Overall, I'd say playing BoF2 on SNESflix is a perfectly fine way to replay it if you're inclined, just have absolutely no shame about using savestates and rewind. As I said at the start, this game itself is a dirty cheater so it's fair to respond in kind. Even Infinity with its absolutely stupid encounter rate was tolerable using rewind to fudge the stepcount or however it works.

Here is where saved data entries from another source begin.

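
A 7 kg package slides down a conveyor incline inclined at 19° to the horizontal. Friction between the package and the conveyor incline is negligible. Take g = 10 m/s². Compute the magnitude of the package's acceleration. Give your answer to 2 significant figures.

3.3 m/s²

Resolving the weight along the incline: the component pulling the package down the slope is mg sin 19° = 7 × 10 × 0.3256 = 22.792 N, and the normal force is N = mg cos 19° = 7 × 10 × 0.9455 = 66.185 N.
With no friction the net force along the incline is 22.792 N, so a = g sin 19° = 22.792 / 7 = 3.2560 m/s².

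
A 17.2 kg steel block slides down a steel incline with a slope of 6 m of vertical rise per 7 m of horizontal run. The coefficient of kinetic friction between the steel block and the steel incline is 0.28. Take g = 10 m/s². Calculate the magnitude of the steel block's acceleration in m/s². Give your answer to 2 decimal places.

Resolving the weight along the incline: the component pulling the steel block down the slope is mg sin 40.60° = 17.2 × 10 × 0.6508 = 111.938 N, and the normal force is N = mg cos 40.60° = 17.2 × 10 × 0.7593 = 130.600 N.
Kinetic friction acts up the slope with magnitude f = μN = 0.28 × 130.600 = 36.568 N.
Net force along the incline is 111.938 − 36.568 = 75.370 N, so a = 75.370 / 17.2 = 4.3820 m/s².

4.38 m/s²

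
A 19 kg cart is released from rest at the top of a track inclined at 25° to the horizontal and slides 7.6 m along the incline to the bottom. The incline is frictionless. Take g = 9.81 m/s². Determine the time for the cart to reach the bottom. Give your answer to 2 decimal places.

1.91 s

The weight component along the incline is mg sin 25° = 78.772 N and the normal force is N = mg cos 25° = 168.927 N.
With no friction, a = g sin 25° = 4.1459 m/s².
Starting from rest, L = ½at², so t = √(2L/a) = √(2 × 7.6 / 4.1459) = 1.9148 s.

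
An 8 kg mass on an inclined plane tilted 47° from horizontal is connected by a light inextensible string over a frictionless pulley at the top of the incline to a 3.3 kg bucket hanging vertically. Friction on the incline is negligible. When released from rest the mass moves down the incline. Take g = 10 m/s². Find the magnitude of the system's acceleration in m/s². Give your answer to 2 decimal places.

For the mass on the incline: the weight component along the slope is m₁g sin 47° = 8 × 10 × 0.7314 = 58.512 N and the normal force is N = m₁g cos 47° = 54.560 N.
Newton's second law for the mass (down-slope positive): 58.512 − T = 8 a. For the hanging bucket (upward positive): T − 3.3 × 10 = 3.3 a.
Adding the two equations eliminates T: 25.512 = 11.3 a, so a = 2.2577 m/s².

2.26 m/s²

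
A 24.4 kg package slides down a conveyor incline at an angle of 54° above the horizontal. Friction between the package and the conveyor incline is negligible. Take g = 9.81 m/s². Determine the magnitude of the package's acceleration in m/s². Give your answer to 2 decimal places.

7.94 m/s²

Resolving the weight along the incline: the component pulling the package down the slope is mg sin 54° = 24.4 × 9.81 × 0.8090 = 193.645 N, and the normal force is N = mg cos 54° = 24.4 × 9.81 × 0.5878 = 140.698 N.
With no friction the net force along the incline is 193.645 N, so a = g sin 54° = 193.645 / 24.4 = 7.9363 m/s².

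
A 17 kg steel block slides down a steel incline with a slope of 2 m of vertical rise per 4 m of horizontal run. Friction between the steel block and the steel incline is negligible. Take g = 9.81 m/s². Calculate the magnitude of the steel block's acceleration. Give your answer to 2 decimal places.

Resolving the weight along the incline: the component pulling the steel block down the slope is mg sin 26.57° = 17 × 9.81 × 0.4472 = 74.580 N, and the normal force is N = mg cos 26.57° = 17 × 9.81 × 0.8944 = 149.159 N.
With no friction the net force along the incline is 74.580 N, so a = g sin 26.57° = 74.580 / 17 = 4.3871 m/s².

4.39 m/s²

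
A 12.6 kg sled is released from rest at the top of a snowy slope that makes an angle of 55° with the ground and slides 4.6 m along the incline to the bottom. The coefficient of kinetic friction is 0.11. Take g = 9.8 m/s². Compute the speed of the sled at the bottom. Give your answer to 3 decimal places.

8.256 m/s

The weight component along the incline is mg sin 55° = 101.149 N and the normal force is N = mg cos 55° = 70.825 N.
Friction up the slope is f = μN = 0.11 × 70.825 = 7.791 N, so the net downslope force is 101.149 − 7.791 = 93.358 N and a = 93.358 / 12.6 = 7.4094 m/s².
Starting from rest over a distance of 4.6 m, v² = 2aL = 2 × 7.4094 × 4.6 = 68.1665, so v = 8.2563 m/s.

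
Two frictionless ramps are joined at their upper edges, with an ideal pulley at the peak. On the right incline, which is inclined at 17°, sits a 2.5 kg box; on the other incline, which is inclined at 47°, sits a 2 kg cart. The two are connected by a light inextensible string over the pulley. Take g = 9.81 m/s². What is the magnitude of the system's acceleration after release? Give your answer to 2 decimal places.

Resolve each weight along its own incline: the 2.5 kg mass has component 2.5 × 9.81 × sin 17° = 7.170 N down its slope, and the 2 kg mass has 2 × 9.81 × sin 47° = 14.349 N down its slope.
The 2 kg side's 14.349 N exceeds the other side's 7.170 N, so that mass slides down and the 2.5 kg mass slides up. Taking that direction as positive, Newton's second law for the whole system gives 14.349 − 7.170 = (2.5 + 2) a, so a = 7.179 / 4.5 = 1.5953 m/s².

1.60 m/s²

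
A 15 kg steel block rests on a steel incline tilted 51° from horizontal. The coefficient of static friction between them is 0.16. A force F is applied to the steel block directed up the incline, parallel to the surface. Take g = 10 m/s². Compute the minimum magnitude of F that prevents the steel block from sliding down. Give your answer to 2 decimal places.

101.47 N

The normal force is N = mg cos 51° = 94.398 N. With F at its minimum the steel block is on the verge of sliding down, so static friction is at its maximum μ_s N = 0.16 × 94.398 = 15.104 N and acts up the slope.
Equilibrium along the incline: F + μ_s N = mg sin 51°, so F = 116.572 − 15.104 = 101.468 N.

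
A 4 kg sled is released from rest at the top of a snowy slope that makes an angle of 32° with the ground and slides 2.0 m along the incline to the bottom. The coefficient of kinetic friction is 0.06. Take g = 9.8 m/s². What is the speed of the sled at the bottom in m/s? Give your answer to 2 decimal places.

4.33 m/s

The weight component along the incline is mg sin 32° = 20.773 N and the normal force is N = mg cos 32° = 33.243 N.
Friction up the slope is f = μN = 0.06 × 33.243 = 1.995 N, so the net downslope force is 20.773 − 1.995 = 18.778 N and a = 18.778 / 4 = 4.6945 m/s².
Starting from rest over a distance of 2.0 m, v² = 2aL = 2 × 4.6945 × 2.0 = 18.7780, so v = 4.3334 m/s.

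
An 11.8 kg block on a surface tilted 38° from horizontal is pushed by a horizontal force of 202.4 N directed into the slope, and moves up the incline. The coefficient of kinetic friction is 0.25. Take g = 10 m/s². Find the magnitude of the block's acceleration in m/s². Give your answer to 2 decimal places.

2.75 m/s²

The horizontal push has components F cos 38° = 202.4 × 0.7880 = 159.491 N up the incline and F sin 38° = 202.4 × 0.6157 = 124.618 N pressing into the surface.
The normal force is therefore N = mg cos 38° + F sin 38° = 92.984 + 124.618 = 217.602 N, and kinetic friction down the slope is μN = 0.25 × 217.602 = 54.401 N.
Along the incline: F cos 38° − mg sin 38° − μN = ma, so 159.491 − 72.653 − 54.401 = 11.8 a, giving a = 2.7489 m/s².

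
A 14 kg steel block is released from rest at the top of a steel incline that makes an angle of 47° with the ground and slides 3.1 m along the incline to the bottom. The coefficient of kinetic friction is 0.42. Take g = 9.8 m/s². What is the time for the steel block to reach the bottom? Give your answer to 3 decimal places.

The weight component along the incline is mg sin 47° = 100.342 N and the normal force is N = mg cos 47° = 93.570 N.
Friction up the slope is f = μN = 0.42 × 93.570 = 39.299 N, so the net downslope force is 100.342 − 39.299 = 61.043 N and a = 61.043 / 14 = 4.3602 m/s².
Starting from rest, L = ½at², so t = √(2L/a) = √(2 × 3.1 / 4.3602) = 1.1925 s.

1.192 s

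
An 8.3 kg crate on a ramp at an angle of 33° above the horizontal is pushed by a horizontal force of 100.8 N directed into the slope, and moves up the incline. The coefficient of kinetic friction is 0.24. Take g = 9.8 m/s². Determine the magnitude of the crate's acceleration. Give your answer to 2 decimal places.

The horizontal push has components F cos 33° = 100.8 × 0.8387 = 84.541 N up the incline and F sin 33° = 100.8 × 0.5446 = 54.896 N pressing into the surface.
The normal force is therefore N = mg cos 33° + F sin 33° = 68.220 + 54.896 = 123.116 N, and kinetic friction down the slope is μN = 0.24 × 123.116 = 29.548 N.
Along the incline: F cos 33° − mg sin 33° − μN = ma, so 84.541 − 44.298 − 29.548 = 8.3 a, giving a = 1.2886 m/s².

1.29 m/s²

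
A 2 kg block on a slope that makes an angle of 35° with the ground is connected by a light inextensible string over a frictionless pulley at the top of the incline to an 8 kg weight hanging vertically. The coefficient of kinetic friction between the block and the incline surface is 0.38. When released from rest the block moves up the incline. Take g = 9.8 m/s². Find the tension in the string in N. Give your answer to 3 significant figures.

For the block on the incline: the weight component along the slope is m₁g sin 35° = 2 × 9.8 × 0.5736 = 11.243 N and the normal force is N = m₁g cos 35° = 16.055 N.
Kinetic friction opposes the block's motion up the incline: f = μN = 0.38 × 16.055 = 6.101 N acting down the slope.
Newton's second law for the block (up-slope positive): T − 11.243 − 6.101 = 2 a. For the hanging weight (downward positive): 8 × 9.8 − T = 8 a.
Adding the two equations eliminates T: 61.056 = 10 a, so a = 6.1056 m/s².
Then from the hanging weight's equation, T = 8 × (9.8 − 6.1056) = 29.555 N.

29.6 N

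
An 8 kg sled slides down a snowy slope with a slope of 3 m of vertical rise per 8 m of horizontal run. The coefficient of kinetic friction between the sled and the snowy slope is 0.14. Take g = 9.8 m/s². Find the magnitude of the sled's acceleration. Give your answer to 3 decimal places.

2.156 m/s²

Resolving the weight along the incline: the component pulling the sled down the slope is mg sin 20.56° = 8 × 9.8 × 0.3511 = 27.526 N, and the normal force is N = mg cos 20.56° = 8 × 9.8 × 0.9363 = 73.406 N.
Kinetic friction acts up the slope with magnitude f = μN = 0.14 × 73.406 = 10.277 N.
Net force along the incline is 27.526 − 10.277 = 17.249 N, so a = 17.249 / 8 = 2.1561 m/s².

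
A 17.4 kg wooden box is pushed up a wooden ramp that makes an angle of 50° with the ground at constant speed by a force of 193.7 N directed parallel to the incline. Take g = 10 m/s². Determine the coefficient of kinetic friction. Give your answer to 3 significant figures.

At constant speed ΣF = 0 along the incline. The applied 193.7 N acts up the slope; the weight component mg sin 50° = 133.292 N and kinetic friction μN both act down the slope.
So 193.7 = 133.292 + μ × 111.845, giving μ = (193.7 − 133.292) / 111.845 = 0.5401.

0.540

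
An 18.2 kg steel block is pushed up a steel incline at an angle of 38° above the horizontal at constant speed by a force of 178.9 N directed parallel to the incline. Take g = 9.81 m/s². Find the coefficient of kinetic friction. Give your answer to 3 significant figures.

0.490

At constant speed ΣF = 0 along the incline. The applied 178.9 N acts up the slope; the weight component mg sin 38° = 109.921 N and kinetic friction μN both act down the slope.
So 178.9 = 109.921 + μ × 140.693, giving μ = (178.9 − 109.921) / 140.693 = 0.4903.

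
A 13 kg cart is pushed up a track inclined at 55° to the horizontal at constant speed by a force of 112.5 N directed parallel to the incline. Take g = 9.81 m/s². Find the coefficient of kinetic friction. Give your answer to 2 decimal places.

0.11

At constant speed ΣF = 0 along the incline. The applied 112.5 N acts up the slope; the weight component mg sin 55° = 104.466 N and kinetic friction μN both act down the slope.
So 112.5 = 104.466 + μ × 73.148, giving μ = (112.5 − 104.466) / 73.148 = 0.1098.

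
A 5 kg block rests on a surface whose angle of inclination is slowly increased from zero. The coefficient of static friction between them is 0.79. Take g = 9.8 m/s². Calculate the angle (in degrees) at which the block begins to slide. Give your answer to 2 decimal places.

At the threshold of sliding, static friction is at its maximum μ_s N and exactly balances the weight component along the incline: mg sin θ = μ_s mg cos θ.
Hence tan θ = μ_s = 0.79, so θ = arctan(0.79) = 38.3087°.

38.31°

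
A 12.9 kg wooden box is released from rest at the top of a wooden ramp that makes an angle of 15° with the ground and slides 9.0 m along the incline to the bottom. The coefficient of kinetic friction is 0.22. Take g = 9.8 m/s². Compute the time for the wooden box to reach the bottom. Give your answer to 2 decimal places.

The weight component along the incline is mg sin 15° = 32.720 N and the normal force is N = mg cos 15° = 122.112 N.
Friction up the slope is f = μN = 0.22 × 122.112 = 26.865 N, so the net downslope force is 32.720 − 26.865 = 5.855 N and a = 5.855 / 12.9 = 0.4539 m/s².
Starting from rest, L = ½at², so t = √(2L/a) = √(2 × 9.0 / 0.4539) = 6.2973 s.

6.30 s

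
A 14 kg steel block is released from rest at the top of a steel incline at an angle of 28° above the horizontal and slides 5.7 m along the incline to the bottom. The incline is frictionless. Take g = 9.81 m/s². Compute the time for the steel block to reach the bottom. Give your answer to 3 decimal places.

1.573 s

The weight component along the incline is mg sin 28° = 64.477 N and the normal force is N = mg cos 28° = 121.264 N.
With no friction, a = g sin 28° = 4.6055 m/s².
Starting from rest, L = ½at², so t = √(2L/a) = √(2 × 5.7 / 4.6055) = 1.5733 s.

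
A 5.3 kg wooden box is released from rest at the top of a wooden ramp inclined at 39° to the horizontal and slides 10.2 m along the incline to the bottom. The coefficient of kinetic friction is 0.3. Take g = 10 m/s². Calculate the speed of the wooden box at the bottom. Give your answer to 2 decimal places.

The weight component along the incline is mg sin 39° = 33.354 N and the normal force is N = mg cos 39° = 41.189 N.
Friction up the slope is f = μN = 0.3 × 41.189 = 12.357 N, so the net downslope force is 33.354 − 12.357 = 20.997 N and a = 20.997 / 5.3 = 3.9617 m/s².
Starting from rest over a distance of 10.2 m, v² = 2aL = 2 × 3.9617 × 10.2 = 80.8187, so v = 8.9899 m/s.

8.99 m/s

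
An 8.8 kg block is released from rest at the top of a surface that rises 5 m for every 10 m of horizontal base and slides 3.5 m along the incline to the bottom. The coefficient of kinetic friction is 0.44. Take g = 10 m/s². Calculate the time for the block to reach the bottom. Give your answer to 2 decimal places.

The weight component along the incline is mg sin 26.57° = 39.355 N and the normal force is N = mg cos 26.57° = 78.710 N.
Friction up the slope is f = μN = 0.44 × 78.710 = 34.632 N, so the net downslope force is 39.355 − 34.632 = 4.723 N and a = 4.723 / 8.8 = 0.5367 m/s².
Starting from rest, L = ½at², so t = √(2L/a) = √(2 × 3.5 / 0.5367) = 3.6115 s.

3.61 s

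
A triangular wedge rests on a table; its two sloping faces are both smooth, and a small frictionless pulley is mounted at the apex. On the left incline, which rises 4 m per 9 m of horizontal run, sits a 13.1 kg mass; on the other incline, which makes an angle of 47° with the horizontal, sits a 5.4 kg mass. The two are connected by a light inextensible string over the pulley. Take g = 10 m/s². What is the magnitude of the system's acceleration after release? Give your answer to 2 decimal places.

0.74 m/s²

Resolve each weight along its own incline: the 13.1 kg mass has component 13.1 × 10 × sin 23.96° = 53.204 N down its slope, and the 5.4 kg mass has 5.4 × 10 × sin 47° = 39.493 N down its slope.
The 13.1 kg side's 53.204 N exceeds the other side's 39.493 N, so that mass slides down and the 5.4 kg mass slides up. Taking that direction as positive, Newton's second law for the whole system gives 53.204 − 39.493 = (13.1 + 5.4) a, so a = 13.711 / 18.5 = 0.7411 m/s².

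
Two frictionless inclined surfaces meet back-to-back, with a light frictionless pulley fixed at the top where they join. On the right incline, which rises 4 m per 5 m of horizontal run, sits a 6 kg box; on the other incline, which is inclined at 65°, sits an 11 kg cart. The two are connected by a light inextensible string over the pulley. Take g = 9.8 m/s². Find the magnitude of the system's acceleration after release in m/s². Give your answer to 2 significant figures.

3.6 m/s²

Resolve each weight along its own incline: the 6 kg mass has component 6 × 9.8 × sin 38.66° = 36.732 N down its slope, and the 11 kg mass has 11 × 9.8 × sin 65° = 97.700 N down its slope.
The 11 kg side's 97.700 N exceeds the other side's 36.732 N, so that mass slides down and the 6 kg mass slides up. Taking that direction as positive, Newton's second law for the whole system gives 97.700 − 36.732 = (6 + 11) a, so a = 60.968 / 17 = 3.5864 m/s².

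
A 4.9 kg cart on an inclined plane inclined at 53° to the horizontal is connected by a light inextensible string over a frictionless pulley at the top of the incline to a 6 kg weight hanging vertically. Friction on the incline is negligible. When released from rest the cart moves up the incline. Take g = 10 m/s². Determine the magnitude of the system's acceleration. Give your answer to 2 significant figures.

1.9 m/s²

For the cart on the incline: the weight component along the slope is m₁g sin 53° = 4.9 × 10 × 0.7986 = 39.131 N and the normal force is N = m₁g cos 53° = 29.489 N.
Newton's second law for the cart (up-slope positive): T − 39.131 = 4.9 a. For the hanging weight (downward positive): 6 × 10 − T = 6 a.
Adding the two equations eliminates T: 20.869 = 10.9 a, so a = 1.9146 m/s².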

On this particular run I made a point to use the entire party, and for the most part I found that all of them were useful, even the ones I had previously wrote off as useless. (except Bleu, I didn't use her this time around, as she's really strong when she joins but becomes less useful in the endgame and I didn't want her eating up a potential party slot) Of them all Jean probably required the most work, which wasn't a big surprise, but just getting his levels up to par (he joins under the party average) and feeding him some PwrFoods (easy enough to obtain if you select the standard housing and just put the cook through his paces) and he was dealing respectable damage. And in his fused form his Chop ability was surprisingly useful, since it's not an instant-death attack but a chance for 999 against the enemy party, and while it does have a chance to fail a simple rewind can tip the balance in your favor. I couldn't get his ultimate weapon because the N.Riders just refused to drop it for me.

But the one I was most surprised by was Spar. Seriously, don't sleep on them. As soon as Spar joins you can fuse them with the Water Shaman to get a really potent caster with a deep AP pool. Spar's biggest drawback is a lack of useful damaging skills, true, but they do get cure spells and if you get Barose in your town you can have him teach them Flame and, more importantly, Missile. Spar got Missile before any other party member thanks to this and with it they basically carried me through the mid-to-late game. I didn't take Spar with me to the final battle, but I probably could have. Mushroom Girl MVP.

The one who got the short end of the stick was, sadly, Bow. Even besides all of his other disadvantages (being absent for nearly all of Act I and rejoining at a really low level compared to the others) Bow's biggest disadvantage in the endgame comes from his Shaman form requiring both Holy and Devil shamans, which really limits who else you can take with you if you want a fully-fused party. (and those bonuses are too big to ignore) As it stands, if you take Bow you can't take Katt, Jean, or Nina. Or Spar if you want to use their plant/dragon form. You can take Bow with Sten and Rand, but that's your best bet.

And I nearly did that, but then the MeowST dropped and I was not letting that blessing from the RNG gods go to waste.

I've never played the retranslation, and in fact anything I know about the actual intent in BoF2's script comes from this thread. And, suffice to say, it's disappointing but not super surprising. I guess we have a choice between playing a game with a possibly hostile but otherwise incomprehensible translation, or one that wears its misogyny on its sleeve. It's a bummer because I have a lot of nostalgia for this game, but this might be the last time I play through it.